Use the strength of your leadership early on and the strength of your relationship later.

We are bigger.

That alone gives us a certain amount of leverage in parenting. We need to use that leverage to be leaders to our children. Our children are small, impressionable, and follow easily. We need to give them someone and something to follow or they  may follow the wrong leader and be led down the wrong path.

When our children have followed us long enough as children to know that they can trust us to make right decisions on their behalf, we will then be able to use the strength of the relationship we have built with them over time to continue leading them in a different way.

This principle carries the first three of four parenting phases in it.

Phase one: Leadership which spans years 2-6. Your primary goal as a parent in this phase is to establish your leadership in your child's little life. This is a phase of boundaries; boundaries that give way to freedoms as responsible behavior is demonstrated.

Phase two: Training which spans ages 7-12. During training, your children are not yet in the real game of life. They are only in practice sessions.

Phase three: Coaching from ages 13-19. I personally love that the author does not just pull out the ax on parenting at the age of 18. Who came up with that number anyway! I know plenty of 18 year olds who still need coaching, training, and leadership.

Your child will only accept your coaching if you did your job as a trainer. And they will only listen to your training tips if you gained control of them in the discipline phase.

Child Wise Principle #3

Parent now, be friends later.

When I first had Addie, I had a visitor come to the house to see the baby. This woman had three children of her own and was a friend of the family. As we were talking, she began to share what she considered some great parenting advice.

"I am my children's friend." (sounds innocent enough)

"I let them call me by my name when they need me to be their friend and not their mother." (alert antennae went up. All three of her children were in early elementary or preschool.)

She began sharing how she did not put herself in a position to make her children feel like they were not her equals. She tried reasoning with her children so they never felt like she was telling them what to do... because friends do not tell each other what to do, etc.

Needless to say, it has been four and a half years since we have seen her. She stopped being invited to family functions because of her children's behavior.

Our children have plenty of friends. They only have 2 (or in some cases, one) parents. God has given us the authority to parent our children so that they may grow up to glorify Him with their lives. By choosing to be their friend now, we will miss out on being their friend when they are older and friendship is completely appropriate.

My mother was my mother. When I married Brian, something happened, and my mother went from being my mother to being my friend. Our relationship grew and changed so much (it went to a completely different level) that I am not sure which stage I enjoyed the most with her- her being my mother or being my friend.

This is where phase four comes in. Friendship. One day you will sit down with your children over a cup of coffee, and all of a sudden you will realize, "We're here." It will hit you that a new relationship is starting: friendship. It is wonderful, liberating, the crown of your parenting.

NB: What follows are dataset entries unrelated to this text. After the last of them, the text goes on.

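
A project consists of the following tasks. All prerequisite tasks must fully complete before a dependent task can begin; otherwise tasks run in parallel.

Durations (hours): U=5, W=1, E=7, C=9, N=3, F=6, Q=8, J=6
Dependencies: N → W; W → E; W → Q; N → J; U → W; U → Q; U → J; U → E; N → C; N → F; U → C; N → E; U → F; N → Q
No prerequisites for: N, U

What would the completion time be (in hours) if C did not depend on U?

Before: longest chain U→W→Q = 5+1+8 = 14, finish 14.
Without U→C, C's earliest start moves from 5 to 3.
After: U→W→Q = 5+1+8 = 14 → 14 hours.

14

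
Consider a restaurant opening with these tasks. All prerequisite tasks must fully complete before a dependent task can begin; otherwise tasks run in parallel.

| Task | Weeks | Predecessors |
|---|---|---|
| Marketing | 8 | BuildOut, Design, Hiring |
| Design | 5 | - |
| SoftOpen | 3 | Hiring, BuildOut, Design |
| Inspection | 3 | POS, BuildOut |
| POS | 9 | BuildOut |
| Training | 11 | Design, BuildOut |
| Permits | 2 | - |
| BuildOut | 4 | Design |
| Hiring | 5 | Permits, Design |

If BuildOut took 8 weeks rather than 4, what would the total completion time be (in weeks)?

25

As given, the longest chain is Design→BuildOut→POS→Inspection = 5+4+9+3 = 21, so the finish is 21 weeks.
BuildOut lies on that path, so at 8 weeks the path becomes 25 weeks.
That remains the longest chain; total 25 weeks.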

I look forward to that day. I don't know what parent doesn't. To know that the hard work of leading, training, and coaching is now done and you have worked for and earned a respectful friendship with the now adult child that you have.

One day...........

1 comment:

  1. I love this, and I totally agree. I love Levi so much and look forward to training him up in the way he should go but a part of my heart is anxious for the future when I can sit down with him over a coffee and see all he has become!